Gadd leaned back and put her feet up on the desk. “You know, Moodrow, you’ve got a way of springing nasty surprises on people. I’ve always associated that particular ability with being a prick.”

“Sticks and stones, Gadd.” He got up, crossed the room, and filled his coffee mug without asking permission. When he was seated again, he pulled a folded copy of Wescott’s photo out of his jacket pocket and laid it on the desk. “You might as well take this, being as I can get Carlo Sappone’s address on my own.”

Ginny Gadd watched Moodrow’s larynx bob as he drained the mug.
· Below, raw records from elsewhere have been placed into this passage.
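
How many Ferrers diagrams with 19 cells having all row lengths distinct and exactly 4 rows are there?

18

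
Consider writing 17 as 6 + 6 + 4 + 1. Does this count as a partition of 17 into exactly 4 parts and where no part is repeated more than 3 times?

The parts sum to 17, and the condition 'there are exactly 4 summands' holds; the condition 'no summand is used more than 3 times' holds.

Yes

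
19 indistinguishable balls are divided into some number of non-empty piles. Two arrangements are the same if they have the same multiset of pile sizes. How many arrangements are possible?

490

There are 490 such partitions.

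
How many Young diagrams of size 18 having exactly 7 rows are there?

49

A partial list (first 12 by largest part):
12,1,1,1,1,1,1
11,2,1,1,1,1,1
10,3,1,1,1,1,1
10,2,2,1,1,1,1
9,4,1,1,1,1,1
9,3,2,1,1,1,1
9,2,2,2,1,1,1
8,5,1,1,1,1,1
8,4,2,1,1,1,1
8,3,3,1,1,1,1
8,3,2,2,1,1,1
8,2,2,2,2,1,1
…and 37 more, for 49 total.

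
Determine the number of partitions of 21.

A full systematic count gives 792.

792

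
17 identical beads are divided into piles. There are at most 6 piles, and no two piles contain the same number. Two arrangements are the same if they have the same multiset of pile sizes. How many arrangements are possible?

There are too many to list fully; the first 12 (by largest part) are:
17
16 + 1
15 + 2
14 + 3
14 + 2 + 1
13 + 4
13 + 3 + 1
12 + 5
12 + 4 + 1
12 + 3 + 2
11 + 6
11 + 5 + 1
…and 26 more, for 38 total.

38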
Somehow, the motion was more obscene than an upraised finger. “You keep sucking on that, you’re gonna dissolve the glaze.”
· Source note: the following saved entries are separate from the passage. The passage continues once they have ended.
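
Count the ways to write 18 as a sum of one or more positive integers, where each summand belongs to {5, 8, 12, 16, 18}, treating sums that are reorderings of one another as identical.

2

They are:
18
8,5,5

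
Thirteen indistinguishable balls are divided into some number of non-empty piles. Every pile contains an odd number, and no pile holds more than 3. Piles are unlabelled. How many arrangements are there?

Listing the qualifying partitions of 13:
3,3,3,3,1
3,3,3,1,1,1,1
3,3,1,1,1,1,1,1,1
3,1,1,1,1,1,1,1,1,1,1
1,1,1,1,1,1,1,1,1,1,1,1,1

5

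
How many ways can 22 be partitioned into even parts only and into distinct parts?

The partitions of 22 that satisfy the conditions:
22
2+20
4+18
6+16
2+4+16
8+14
2+6+14
10+12
2+8+12
4+6+12
4+8+10
2+4+6+10

12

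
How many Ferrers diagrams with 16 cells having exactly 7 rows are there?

A partial list (first 12 by largest part):
1 + 1 + 1 + 1 + 1 + 1 + 10
1 + 1 + 1 + 1 + 1 + 2 + 9
1 + 1 + 1 + 1 + 1 + 3 + 8
1 + 1 + 1 + 1 + 2 + 2 + 8
1 + 1 + 1 + 1 + 1 + 4 + 7
1 + 1 + 1 + 1 + 2 + 3 + 7
1 + 1 + 1 + 2 + 2 + 2 + 7
1 + 1 + 1 + 1 + 1 + 5 + 6
1 + 1 + 1 + 1 + 2 + 4 + 6
1 + 1 + 1 + 1 + 3 + 3 + 6
1 + 1 + 1 + 2 + 2 + 3 + 6
1 + 1 + 2 + 2 + 2 + 2 + 6
…and 16 more, for 28 total.

28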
Moodrow cupped the mug in his palm. “So, what’s your next move?”

“Me?” She smiled her nastiest smile. “What I’m gonna do is go directly to Carlo Sappone’s domicile and ask him if he knows where his cousin Jilly is hiding. In fact, I might not even bother driving. Maybe I’ll just give him a call the minute you walk out the goddamned door.”

Moodrow sat up straight. He was trying for righteous indignation, but an obscene giggle betrayed his true inner state. “Yeah,” he admitted, “that’s exactly what I’d do if I was in your shoes.” He took a deep breath and started over. “The problem, Gadd, is that when I put the big question to Carlo, he’s most likely gonna lie to me. Now, the way I see it, Theresa Kalkadonis doesn’t have time for bullshit; if someone doesn’t get to her soon, she’s gonna be dead. That’s if she’s not already dead. To be honest, I didn’t think she had much of a shot when I caught the squeal, but now that I’m close, I can’t afford to let Carlo Sappone tell me fibs.” He tapped the desktop with one finger. “It sets up like this: If you wanna come along, I could use your help. But you can’t draw any lines. I don’t know what’s gonna happen when I catch up with Jilly Sappone, but you can take one thing to the bank. If I have to shoot him down like a dog, if it comes to that, I’ll do it without thinking twice. Being as you’re still young and still ambitious, you might not wanna deal with the consequences.”